Support for Radical Change

Descriptives:

df_elg %>% 
  group_by(cond) %>% 
  summarise(N = n(),
            Mean = round(mean(radchange,na.rm = T),2),
            SD = round(sd(radchange,na.rm = T),2)) %>% 
  ungroup() %>% 
  kbl() %>% 
  kable_styling(bootstrap_options = "hover",
                full_width = F,
                position = "left")
cond N Mean SD
brkn 591 5.06 1.61
ctrl 613 4.71 1.66
kept 574 4.84 1.68

One-way ANOVA Omnibus Effect:

F(2, 1765) = 7.13, p < .001, \(\eta^2_p\) < .01

Tukey-HSD Post-Hoc Comparisons: (adjusting for multiple comparisons)

res_dir$tukey %>%
  dplyr::mutate(
    diff = round(diff, 2),
    lwr  = round(lwr, 2),
    upr  = round(upr, 2),
    p_adj = ifelse(p_adj < .001, "< .001", round(p_adj, 3))
  ) %>%
  knitr::kable() %>%
  kableExtra::kable_styling(bootstrap_options = "hover", full_width = FALSE, position = "left")
comparison diff lwr upr p_adj
ctrl-kept -0.13 -0.35 0.10 0.369
brkn-kept 0.23 0.00 0.45 0.051
brkn-ctrl 0.36 0.13 0.58 < .001

Pattern is consistent with the Broken prompt shifting outcomes away from baseline (Control), while the Kept prompt does not differ from baseline.

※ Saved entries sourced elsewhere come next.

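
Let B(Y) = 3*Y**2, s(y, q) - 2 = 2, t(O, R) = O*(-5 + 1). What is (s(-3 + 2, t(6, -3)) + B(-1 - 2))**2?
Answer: 961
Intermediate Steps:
t(O, R) = -4*O (t(O, R) = O*(-4) = -4*O)
s(y, q) = 4 (s(y, q) = 2 + 2 = 4)
(s(-3 + 2, t(6, -3)) + B(-1 - 2))**2 = (4 + 3*(-1 - 2)**2)**2 = (4 + 3*(-3)**2)**2 = (4 + 3*9)**2 = (4 + 27)**2 = 31**2 = 961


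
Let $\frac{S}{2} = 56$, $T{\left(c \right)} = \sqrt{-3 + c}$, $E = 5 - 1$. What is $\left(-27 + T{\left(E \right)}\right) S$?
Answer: $-2912$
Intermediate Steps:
$E = 4$
$S = 112$ ($S = 2 \cdot 56 = 112$)
$\left(-27 + T{\left(E \right)}\right) S = \left(-27 + \sqrt{-3 + 4}\right) 112 = \left(-27 + \sqrt{1}\right) 112 = \left(-27 + 1\right) 112 = \left(-26\right) 112 = -2912$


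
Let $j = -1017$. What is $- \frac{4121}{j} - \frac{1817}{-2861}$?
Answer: $\frac{13638070}{2909637} \approx 4.6872$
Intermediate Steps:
$- \frac{4121}{j} - \frac{1817}{-2861} = - \frac{4121}{-1017} - \frac{1817}{-2861} = \left(-4121\right) \left(- \frac{1}{1017}\right) - - \frac{1817}{2861} = \frac{4121}{1017} + \frac{1817}{2861} = \frac{13638070}{2909637}$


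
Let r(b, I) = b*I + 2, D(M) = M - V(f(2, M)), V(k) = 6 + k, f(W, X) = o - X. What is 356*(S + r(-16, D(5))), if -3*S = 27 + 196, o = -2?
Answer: -179780/3 ≈ -59927.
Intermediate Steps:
f(W, X) = -2 - X
S = -223/3 (S = -(27 + 196)/3 = -1/3*223 = -223/3 ≈ -74.333)
D(M) = -4 + 2*M (D(M) = M - (6 + (-2 - M)) = M - (4 - M) = M + (-4 + M) = -4 + 2*M)
r(b, I) = 2 + I*b (r(b, I) = I*b + 2 = 2 + I*b)
356*(S + r(-16, D(5))) = 356*(-223/3 + (2 + (-4 + 2*5)*(-16))) = 356*(-223/3 + (2 + (-4 + 10)*(-16))) = 356*(-223/3 + (2 + 6*(-16))) = 356*(-223/3 + (2 - 96)) = 356*(-223/3 - 94) = 356*(-505/3) = -179780/3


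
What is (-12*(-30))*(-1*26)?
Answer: -9360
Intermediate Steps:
(-12*(-30))*(-1*26) = 360*(-26) = -9360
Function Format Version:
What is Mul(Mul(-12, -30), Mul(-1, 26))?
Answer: -9360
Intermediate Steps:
Mul(Mul(-12, -30), Mul(-1, 26)) = Mul(360, -26) = -9360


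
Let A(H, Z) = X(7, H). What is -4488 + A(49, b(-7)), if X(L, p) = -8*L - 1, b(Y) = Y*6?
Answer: -4545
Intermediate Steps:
b(Y) = 6*Y
X(L, p) = -1 - 8*L
A(H, Z) = -57 (A(H, Z) = -1 - 8*7 = -1 - 56 = -57)
-4488 + A(49, b(-7)) = -4488 - 57 = -4545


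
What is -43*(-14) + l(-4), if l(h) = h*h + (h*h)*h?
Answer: 554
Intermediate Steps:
l(h) = h**2 + h**3 (l(h) = h**2 + h**2*h = h**2 + h**3)
-43*(-14) + l(-4) = -43*(-14) + (-4)**2*(1 - 4) = 602 + 16*(-3) = 602 - 48 = 554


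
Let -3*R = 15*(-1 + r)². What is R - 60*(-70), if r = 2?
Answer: 4195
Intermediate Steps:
R = -5 (R = -5*(-1 + 2)² = -5*1² = -5 ≈ -5.0000)
R - 60*(-70) = -5 - 60*(-70) = -5 + 4200 = 4195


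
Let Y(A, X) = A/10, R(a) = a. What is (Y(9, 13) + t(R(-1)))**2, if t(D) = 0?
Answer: 81/100 ≈ 0.81000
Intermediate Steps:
Y(A, X) = A/10 (Y(A, X) = A*(1/10) = A/10)
(Y(9, 13) + t(R(-1)))**2 = ((1/10)*9 + 0)**2 = (9/10 + 0)**2 = (9/10)**2 = 81/100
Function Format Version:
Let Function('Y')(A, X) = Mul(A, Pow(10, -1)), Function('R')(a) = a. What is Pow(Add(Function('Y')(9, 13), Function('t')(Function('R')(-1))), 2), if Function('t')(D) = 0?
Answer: Rational(81, 100) ≈ 0.81000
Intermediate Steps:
Function('Y')(A, X) = Mul(Rational(1, 10), A) (Function('Y')(A, X) = Mul(A, Rational(1, 10)) = Mul(Rational(1, 10), A))
Pow(Add(Function('Y')(9, 13), Function('t')(Function('R')(-1))), 2) = Pow(Add(Mul(Rational(1, 10), 9), 0), 2) = Pow(Add(Rational(9, 10), 0), 2) = Pow(Rational(9, 10), 2) = Rational(81, 100)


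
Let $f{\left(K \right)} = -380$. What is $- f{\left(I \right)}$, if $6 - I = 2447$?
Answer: $380$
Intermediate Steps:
$I = -2441$ ($I = 6 - 2447 = -2441$)
$- f{\left(I \right)} = \left(-1\right) \left(-380\right) = 380$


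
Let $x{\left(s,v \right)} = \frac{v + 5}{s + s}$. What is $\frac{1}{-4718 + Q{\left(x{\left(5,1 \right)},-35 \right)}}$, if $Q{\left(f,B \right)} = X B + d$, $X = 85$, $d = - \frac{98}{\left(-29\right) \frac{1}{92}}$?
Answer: $- \frac{29}{214081} \approx -0.00013546$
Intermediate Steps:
$d = \frac{9016}{29}$ ($d = - \frac{98}{\left(-29\right) \frac{1}{92}} = - \frac{98}{- \frac{29}{92}} = \left(-98\right) \left(- \frac{92}{29}\right) = \frac{9016}{29} \approx 310.9$)
$x{\left(s,v \right)} = \frac{5 + v}{2 s}$
$Q{\left(f,B \right)} = \frac{9016}{29} + 85 B$ ($Q{\left(f,B \right)} = 85 B + \frac{9016}{29} = \frac{9016}{29} + 85 B$)
$\frac{1}{-4718 + Q{\left(x{\left(5,1 \right)},-35 \right)}} = \frac{1}{-4718 + \left(\frac{9016}{29} + 85 \left(-35\right)\right)} = \frac{1}{-4718 + \left(\frac{9016}{29} - 2975\right)} = \frac{1}{-4718 - \frac{77259}{29}} = \frac{1}{- \frac{214081}{29}} = - \frac{29}{214081}$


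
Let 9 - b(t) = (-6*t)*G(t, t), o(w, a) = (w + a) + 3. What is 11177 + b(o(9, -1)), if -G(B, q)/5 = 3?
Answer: 10196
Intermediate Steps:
G(B, q) = -15 (G(B, q) = -5*3 = -15)
o(w, a) = 3 + a + w (o(w, a) = (a + w) + 3 = 3 + a + w)
b(t) = 9 - 90*t (b(t) = 9 - (-6*t)*(-15) = 9 - 90*t)
11177 + b(o(9, -1)) = 11177 + (9 - 90*(3 - 1 + 9)) = 11177 + (9 - 90*11) = 11177 + (9 - 990) = 11177 - 981 = 10196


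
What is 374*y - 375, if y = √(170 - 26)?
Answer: 4113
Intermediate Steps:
y = 12 (y = √144 = 12)
374*y - 375 = 374*12 - 375 = 4488 - 375 = 4113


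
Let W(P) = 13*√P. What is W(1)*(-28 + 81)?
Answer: 689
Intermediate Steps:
W(1)*(-28 + 81) = (13*√1)*(-28 + 81) = (13*1)*53 = 13*53 = 689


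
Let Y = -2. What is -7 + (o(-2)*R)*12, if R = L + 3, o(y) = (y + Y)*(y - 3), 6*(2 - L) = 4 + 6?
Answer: 793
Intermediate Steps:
L = 1/3 (L = 2 - (4 + 6)/6 = 2 - 1/6*10 = 2 - 5/3 = 1/3 ≈ 0.33333)
o(y) = (-3 + y)*(-2 + y) (o(y) = (y - 2)*(y - 3) = (-2 + y)*(-3 + y) = (-3 + y)*(-2 + y))
R = 10/3 (R = 1/3 + 3 = 10/3 ≈ 3.3333)
-7 + (o(-2)*R)*12 = -7 + ((6 + (-2)**2 - 5*(-2))*(10/3))*12 = -7 + ((6 + 4 + 10)*(10/3))*12 = -7 + (20*(10/3))*12 = -7 + (200/3)*12 = -7 + 800 = 793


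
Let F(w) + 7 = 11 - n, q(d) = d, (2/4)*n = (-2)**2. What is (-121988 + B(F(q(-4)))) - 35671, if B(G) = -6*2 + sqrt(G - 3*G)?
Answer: -157671 + 2*sqrt(2) ≈ -1.5767e+5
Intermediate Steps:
n = 8 (n = 2*(-2)**2 = 2*4 = 8)
F(w) = -4 (F(w) = -7 + (11 - 1*8) = -7 + (11 - 8) = -7 + 3 = -4)
B(G) = -12 + sqrt(2)*sqrt(-G) (B(G) = -12 + sqrt(-2*G) = -12 + sqrt(2)*sqrt(-G))
(-121988 + B(F(q(-4)))) - 35671 = (-121988 + (-12 + sqrt(2)*sqrt(-1*(-4)))) - 35671 = (-121988 + (-12 + sqrt(2)*sqrt(4))) - 35671 = (-121988 + (-12 + sqrt(2)*2)) - 35671 = (-121988 + (-12 + 2*sqrt(2))) - 35671 = (-122000 + 2*sqrt(2)) - 35671 = -157671 + 2*sqrt(2)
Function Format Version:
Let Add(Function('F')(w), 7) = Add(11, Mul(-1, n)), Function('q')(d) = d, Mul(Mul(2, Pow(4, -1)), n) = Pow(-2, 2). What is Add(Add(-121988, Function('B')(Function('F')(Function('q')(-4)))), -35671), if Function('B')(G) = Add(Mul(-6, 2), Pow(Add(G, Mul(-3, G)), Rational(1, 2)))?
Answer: Add(-157671, Mul(2, Pow(2, Rational(1, 2)))) ≈ -1.5767e+5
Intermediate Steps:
n = 8 (n = Mul(2, Pow(-2, 2)) = Mul(2, 4) = 8)
Function('F')(w) = -4 (Function('F')(w) = Add(-7, Add(11, Mul(-1, 8))) = Add(-7, Add(11, -8)) = Add(-7, 3) = -4)
Function('B')(G) = Add(-12, Mul(Pow(2, Rational(1, 2)), Pow(Mul(-1, G), Rational(1, 2)))) (Function('B')(G) = Add(-12, Pow(Mul(-2, G), Rational(1, 2))) = Add(-12, Mul(Pow(2, Rational(1, 2)), Pow(Mul(-1, G), Rational(1, 2)))))
Add(Add(-121988, Function('B')(Function('F')(Function('q')(-4)))), -35671) = Add(Add(-121988, Add(-12, Mul(Pow(2, Rational(1, 2)), Pow(Mul(-1, -4), Rational(1, 2))))), -35671) = Add(Add(-121988, Add(-12, Mul(Pow(2, Rational(1, 2)), Pow(4, Rational(1, 2))))), -35671) = Add(Add(-121988, Add(-12, Mul(Pow(2, Rational(1, 2)), 2))), -35671) = Add(Add(-121988, Add(-12, Mul(2, Pow(2, Rational(1, 2))))), -35671) = Add(Add(-122000, Mul(2, Pow(2, Rational(1, 2)))), -35671) = Add(-157671, Mul(2, Pow(2, Rational(1, 2))))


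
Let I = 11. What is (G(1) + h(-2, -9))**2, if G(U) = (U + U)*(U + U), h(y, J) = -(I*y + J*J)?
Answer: 3025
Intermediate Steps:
h(y, J) = -J**2 - 11*y (h(y, J) = -(11*y + J*J) = -(11*y + J**2) = -(J**2 + 11*y) = -J**2 - 11*y)
G(U) = 4*U**2 (G(U) = (2*U)*(2*U) = 4*U**2)
(G(1) + h(-2, -9))**2 = (4*1**2 + (-1*(-9)**2 - 11*(-2)))**2 = (4*1 + (-1*81 + 22))**2 = (4 + (-81 + 22))**2 = (4 - 59)**2 = (-55)**2 = 3025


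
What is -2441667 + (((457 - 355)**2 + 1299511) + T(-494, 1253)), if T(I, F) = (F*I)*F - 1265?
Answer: -776717463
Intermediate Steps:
T(I, F) = -1265 + I*F**2 (T(I, F) = I*F**2 - 1265 = -1265 + I*F**2)
-2441667 + (((457 - 355)**2 + 1299511) + T(-494, 1253)) = -2441667 + (((457 - 355)**2 + 1299511) + (-1265 - 494*1253**2)) = -2441667 + ((102**2 + 1299511) + (-1265 - 494*1570009)) = -2441667 + ((10404 + 1299511) + (-1265 - 775584446)) = -2441667 + (1309915 - 775585711) = -2441667 - 774275796 = -776717463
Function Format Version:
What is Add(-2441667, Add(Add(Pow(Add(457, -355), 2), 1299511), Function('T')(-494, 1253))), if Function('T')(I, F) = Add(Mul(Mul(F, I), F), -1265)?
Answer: -776717463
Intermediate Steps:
Function('T')(I, F) = Add(-1265, Mul(I, Pow(F, 2))) (Function('T')(I, F) = Add(Mul(I, Pow(F, 2)), -1265) = Add(-1265, Mul(I, Pow(F, 2))))
Add(-2441667, Add(Add(Pow(Add(457, -355), 2), 1299511), Function('T')(-494, 1253))) = Add(-2441667, Add(Add(Pow(Add(457, -355), 2), 1299511), Add(-1265, Mul(-494, Pow(1253, 2))))) = Add(-2441667, Add(Add(Pow(102, 2), 1299511), Add(-1265, Mul(-494, 1570009)))) = Add(-2441667, Add(Add(10404, 1299511), Add(-1265, -775584446))) = Add(-2441667, Add(1309915, -775585711)) = Add(-2441667, -774275796) = -776717463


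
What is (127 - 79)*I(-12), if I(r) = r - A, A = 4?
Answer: -768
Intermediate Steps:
I(r) = -4 + r (I(r) = r - 1*4 = r - 4 = -4 + r)
(127 - 79)*I(-12) = (127 - 79)*(-4 - 12) = 48*(-16) = -768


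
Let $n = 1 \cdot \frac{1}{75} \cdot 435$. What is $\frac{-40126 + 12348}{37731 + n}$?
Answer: $- \frac{1615}{2194} \approx -0.7361$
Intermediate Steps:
$n = \frac{29}{5}$ ($n = 1 \cdot \frac{1}{75} \cdot 435 = \frac{1}{75} \cdot 435 = \frac{29}{5} \approx 5.8$)
$\frac{-40126 + 12348}{37731 + n} = \frac{-40126 + 12348}{37731 + \frac{29}{5}} = - \frac{27778}{\frac{188684}{5}} = \left(-27778\right) \frac{5}{188684} = - \frac{1615}{2194}$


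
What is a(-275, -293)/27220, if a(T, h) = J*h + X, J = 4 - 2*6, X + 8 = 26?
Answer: 1181/13610 ≈ 0.086774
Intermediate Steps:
X = 18 (X = -8 + 26 = 18)
J = -8 (J = 4 - 12 = -8)
a(T, h) = 18 - 8*h (a(T, h) = -8*h + 18 = 18 - 8*h)
a(-275, -293)/27220 = (18 - 8*(-293))/27220 = (18 + 2344)*(1/27220) = 2362*(1/27220) = 1181/13610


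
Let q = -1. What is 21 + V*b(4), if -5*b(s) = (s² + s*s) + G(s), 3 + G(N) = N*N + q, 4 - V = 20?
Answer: 809/5 ≈ 161.80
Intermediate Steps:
V = -16 (V = 4 - 1*20 = 4 - 20 = -16)
G(N) = -4 + N² (G(N) = -3 + (N*N - 1) = -3 + (N² - 1) = -3 + (-1 + N²) = -4 + N²)
b(s) = ⅘ - 3*s²/5 (b(s) = -((s² + s*s) + (-4 + s²))/5 = -((s² + s²) + (-4 + s²))/5 = -(2*s² + (-4 + s²))/5 = -(-4 + 3*s²)/5 = ⅘ - 3*s²/5)
21 + V*b(4) = 21 - 16*(⅘ - ⅗*4²) = 21 - 16*(⅘ - ⅗*16) = 21 - 16*(⅘ - 48/5) = 21 - 16*(-44/5) = 21 + 704/5 = 809/5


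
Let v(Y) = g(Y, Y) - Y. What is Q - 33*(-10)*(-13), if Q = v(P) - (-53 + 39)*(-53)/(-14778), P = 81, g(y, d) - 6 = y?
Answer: -31654105/7389 ≈ -4284.0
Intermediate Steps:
g(y, d) = 6 + y
v(Y) = 6 (v(Y) = (6 + Y) - Y = 6)
Q = 44705/7389 (Q = 6 - (-53 + 39)*(-53)/(-14778) = 6 - (-14*(-53))*(-1)/14778 = 6 - 742*(-1)/14778 = 6 - 1*(-371/7389) = 6 + 371/7389 = 44705/7389 ≈ 6.0502)
Q - 33*(-10)*(-13) = 44705/7389 - 33*(-10)*(-13) = 44705/7389 - (-330)*(-13) = 44705/7389 - 1*4290 = 44705/7389 - 4290 = -31654105/7389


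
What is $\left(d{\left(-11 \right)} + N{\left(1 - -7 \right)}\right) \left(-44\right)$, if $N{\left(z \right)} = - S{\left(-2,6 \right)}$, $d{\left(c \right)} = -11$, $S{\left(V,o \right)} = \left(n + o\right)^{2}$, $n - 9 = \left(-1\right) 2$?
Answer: $7920$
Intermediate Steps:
$n = 7$ ($n = 9 - 2 = 7$)
$S{\left(V,o \right)} = \left(7 + o\right)^{2}$
$N{\left(z \right)} = -169$ ($N{\left(z \right)} = - \left(7 + 6\right)^{2} = - 13^{2} = \left(-1\right) 169 = -169$)
$\left(d{\left(-11 \right)} + N{\left(1 - -7 \right)}\right) \left(-44\right) = \left(-11 - 169\right) \left(-44\right) = \left(-180\right) \left(-44\right) = 7920$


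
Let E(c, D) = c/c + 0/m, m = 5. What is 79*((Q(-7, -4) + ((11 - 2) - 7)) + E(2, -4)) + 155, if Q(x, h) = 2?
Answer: 550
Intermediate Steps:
E(c, D) = 1 (E(c, D) = c/c + 0/5 = 1 + 0*(⅕) = 1 + 0 = 1)
79*((Q(-7, -4) + ((11 - 2) - 7)) + E(2, -4)) + 155 = 79*((2 + ((11 - 2) - 7)) + 1) + 155 = 79*((2 + (9 - 7)) + 1) + 155 = 79*((2 + 2) + 1) + 155 = 79*(4 + 1) + 155 = 79*5 + 155 = 395 + 155 = 550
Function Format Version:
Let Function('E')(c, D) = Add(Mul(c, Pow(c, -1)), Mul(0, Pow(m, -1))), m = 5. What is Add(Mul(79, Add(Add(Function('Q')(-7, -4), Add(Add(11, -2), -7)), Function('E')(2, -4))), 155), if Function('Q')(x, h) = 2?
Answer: 550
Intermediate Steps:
Function('E')(c, D) = 1 (Function('E')(c, D) = Add(Mul(c, Pow(c, -1)), Mul(0, Pow(5, -1))) = Add(1, Mul(0, Rational(1, 5))) = Add(1, 0) = 1)
Add(Mul(79, Add(Add(Function('Q')(-7, -4), Add(Add(11, -2), -7)), Function('E')(2, -4))), 155) = Add(Mul(79, Add(Add(2, Add(Add(11, -2), -7)), 1)), 155) = Add(Mul(79, Add(Add(2, Add(9, -7)), 1)), 155) = Add(Mul(79, Add(Add(2, 2), 1)), 155) = Add(Mul(79, Add(4, 1)), 155) = Add(Mul(79, 5), 155) = Add(395, 155) = 550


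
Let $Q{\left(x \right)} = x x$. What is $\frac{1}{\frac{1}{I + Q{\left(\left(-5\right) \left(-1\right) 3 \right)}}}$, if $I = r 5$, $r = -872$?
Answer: $-4135$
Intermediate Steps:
$Q{\left(x \right)} = x^{2}$
$I = -4360$ ($I = \left(-872\right) 5 = -4360$)
$\frac{1}{\frac{1}{I + Q{\left(\left(-5\right) \left(-1\right) 3 \right)}}} = \frac{1}{\frac{1}{-4360 + \left(\left(-5\right) \left(-1\right) 3\right)^{2}}} = \frac{1}{\frac{1}{-4360 + \left(5 \cdot 3\right)^{2}}} = \frac{1}{\frac{1}{-4360 + 15^{2}}} = \frac{1}{\frac{1}{-4360 + 225}} = \frac{1}{\frac{1}{-4135}} = \frac{1}{- \frac{1}{4135}} = -4135$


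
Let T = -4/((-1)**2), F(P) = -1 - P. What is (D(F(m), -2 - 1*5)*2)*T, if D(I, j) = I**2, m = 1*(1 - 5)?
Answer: -72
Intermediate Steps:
m = -4 (m = 1*(-4) = -4)
T = -4 (T = -4/1 = -4*1 = -4)
(D(F(m), -2 - 1*5)*2)*T = ((-1 - 1*(-4))**2*2)*(-4) = ((-1 + 4)**2*2)*(-4) = (3**2*2)*(-4) = (9*2)*(-4) = 18*(-4) = -72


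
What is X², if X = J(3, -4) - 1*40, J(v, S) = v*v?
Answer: 961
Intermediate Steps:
J(v, S) = v²
X = -31 (X = 3² - 1*40 = 9 - 40 = -31)
X² = (-31)² = 961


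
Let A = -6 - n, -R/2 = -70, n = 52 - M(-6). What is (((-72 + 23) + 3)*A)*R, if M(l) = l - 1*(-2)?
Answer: 399280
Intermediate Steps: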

This suggests that people’s baseline is that the social contract is generally intact, and that when it breaks - they show greater support for radical change.

Summary & Takeaways

  • A short, randomized reflection prompt about a personally salient institutional value moved outcomes that are usually stable.
  • The primary A/B contrast (Promise Broken vs. Promise Kept) shows consistent movement toward greater political discontent: Reflecting on a broken social contract leads to higher anti-establishment sentiment (ATE = 0.26), lower trust in government (ATE = -0.16), and greater support for radical change (ATE = 0.23), relative to reflecting on an intact one.
  • Adding an active baseline (Control) sharpens interpretation: for anti-establishment sentiment and support for radical change, the pattern is consistent with the broken promise increasing political discontent relative to baseline. Trust in government points in the same direction but is not statistically distinguishable across all three conditions after multiple-comparison correction, so I treat that outcome as directional but inconclusive.
  • Methodologically, this work contributes a novel, value-personalized experimental paradigm and applies it to causal estimation of attitudinal outcomes in a nationally representative U.S. sample, combining pre-specified endpoints, effect size translation, and baseline comparisons.
  • Substantively, the findings support a general mechanism: perceived violations of institutional commitments can increase discontent, which plausibly extends to organizational contexts in which employees interpret leadership commitments as upheld vs. broken.